A empreitada golpista sobre a comunicação pública levou legendas como o PT, PCdoB e PDT a tomar uma atitude. Nos próximos dias, esses partidos devem entrar com uma Ação Direta de Inconstitucionalidade (Adin) contra a medida provisória. “Justamente porque a MP 744 desrespeita vários artigos da Constituição, entre eles 222, o que assegura a participação da comunicação pública no tripé da comunicação do Brasil, como complementar à comunicação estatal e a privada”, explica Rita Freire.
Ela acredita que a MP representa, mais do que uma ameaça, a própria extinção da EBC como empresa de comunicação pública, ao colocar todas as decisões e espaços de gestão nas mãos do governo. “Ela afasta a sociedade da gestão da empresa, ao extinguir o Conselho Curador, que tem o papel de dar diretrizes de interesse público, vigiar pelo seu cumprimento e corrigir problemas”, explica.
Para Rita, as ações de Temer são uma forma clara de neutralizar a comunicação pública. “Quando a democracia se torna um problema para quem está no poder, a comunicação pública vira uma ameaça. Não só o interino cometeu uma ilegalidade, como seus auxiliares promoveram uma verdadeira campanha de desestabilização da empresa através de notas, vazamentos e declarações à imprensa”.
Interferência no conteúdo
Rita Freire afirma que as decisões autoritárias do governo sobre a comunicação pública interferem fortemente no conteúdo discutido pela TV Brasil, que faz parte da EBC. Com o fim do Conselho Curador, por exemplo, acaba a garantia de que as políticas públicas sejam discutidas pela emissora, as rádios e agências da empresa, e esses debates e informações sejam retransmitidos em rede pública.

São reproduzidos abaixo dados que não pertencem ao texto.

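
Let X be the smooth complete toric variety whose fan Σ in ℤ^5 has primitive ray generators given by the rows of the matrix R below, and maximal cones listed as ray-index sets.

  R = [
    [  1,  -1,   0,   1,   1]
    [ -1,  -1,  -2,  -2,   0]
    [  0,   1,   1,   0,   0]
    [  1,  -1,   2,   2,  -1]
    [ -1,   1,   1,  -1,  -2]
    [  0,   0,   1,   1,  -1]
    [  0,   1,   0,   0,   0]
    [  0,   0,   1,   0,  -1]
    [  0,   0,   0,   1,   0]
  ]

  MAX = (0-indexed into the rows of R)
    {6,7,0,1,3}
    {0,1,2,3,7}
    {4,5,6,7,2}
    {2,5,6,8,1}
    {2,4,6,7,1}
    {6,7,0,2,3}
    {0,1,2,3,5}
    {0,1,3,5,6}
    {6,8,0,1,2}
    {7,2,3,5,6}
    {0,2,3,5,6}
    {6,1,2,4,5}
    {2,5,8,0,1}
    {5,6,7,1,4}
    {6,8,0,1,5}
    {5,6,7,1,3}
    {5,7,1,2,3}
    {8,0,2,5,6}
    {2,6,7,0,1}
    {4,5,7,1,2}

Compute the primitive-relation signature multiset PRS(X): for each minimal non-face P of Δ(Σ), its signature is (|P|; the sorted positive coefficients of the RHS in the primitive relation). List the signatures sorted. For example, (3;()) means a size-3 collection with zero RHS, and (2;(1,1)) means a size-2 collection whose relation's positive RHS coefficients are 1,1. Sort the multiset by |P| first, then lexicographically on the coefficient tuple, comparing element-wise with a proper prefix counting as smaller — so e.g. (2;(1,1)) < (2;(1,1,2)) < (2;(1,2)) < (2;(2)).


Σ has 9 primitive collections:

  P={0,4}:  v_{0} + v_{4} = v_{7}  ⇒ sig = (2;(1))
  P={7,8}:  v_{7} + v_{8} = v_{5}  ⇒ sig = (2;(1))
  P={4,8}:  v_{4} + v_{8} = v_{1} + v_{2} + 2·v_{5} + v_{6}  ⇒ sig = (2;(1,1,1,2))
  P={3,4}:  v_{3} + v_{4} = v_{5} + 2·v_{7}  ⇒ sig = (2;(1,2))
  P={3,8}:  v_{3} + v_{8} = v_{0} + 2·v_{5}  ⇒ sig = (2;(1,2))
  P={0,5,7}:  v_{0} + v_{5} + v_{7} = v_{3}  ⇒ sig = (3;(1))
  P={1,2,3,6}:  v_{1} + v_{2} + v_{3} + v_{6} = v_{7}  ⇒ sig = (4;(1))
  P={0,1,2,5,6}:  v_{0} + v_{1} + v_{2} + v_{5} + v_{6} = 0  ⇒ sig = (5;())
  P={1,2,5,6,7}:  v_{1} + v_{2} + v_{5} + v_{6} + v_{7} = v_{4}  ⇒ sig = (5;(1))

Hence PRS(X_Σ) =
    |P|=2: 5 collections, coeffs (1), (1), (1,1,1,2), (1,2), (1,2)
    |P|=3: 1 collection, coeffs (1)
    |P|=4: 1 collection, coeffs (1)
    |P|=5: 2 collections, coeffs (), (1)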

“Uma das ameaças já se concretizou, com o início da redução da programação infanto-juvenil. O governo fez isso ao cortar os recursos necessários para renovar os programas com licenciamento vencido. Outros vão vencer e podem ir pelo mesmo caminho. O Conselho Curador tinha uma reunião marcada para impedir essa redução, mas foi extinto pela MP algumas horas antes dessa reunião”, lamenta.
Recursos cortados
A ex-presidenta do Conselho Curador lembra ainda que os recursos que auxiliavam a empresa foram cortados ou retidos. Além disso, há R$ 2 bilhões da EBC, oriundos da Contribuição para o Fomento da Radiodifusão Pública (CFRP), que as empresas de telecomunicação não liberam. E ainda há outros recursos que o governo segura no seu próprio caixa. “Esses recursos são da comunicação pública. E só a EBC pode utilizá-los ou distribuí-los”, explica.
Para ela, é um grande risco deixar essa “poupança forçada” da comunicação pública nas mãos de quem não tem compromisso com ela. “Várias emendas foram apresentadas por parlamentares para que o Conselho e suas funções sejam restabelecidas, assim como a garantia aos mandatos. Dessa forma, a sociedade poderá cobrar e fiscalizar o emprego dos recursos”.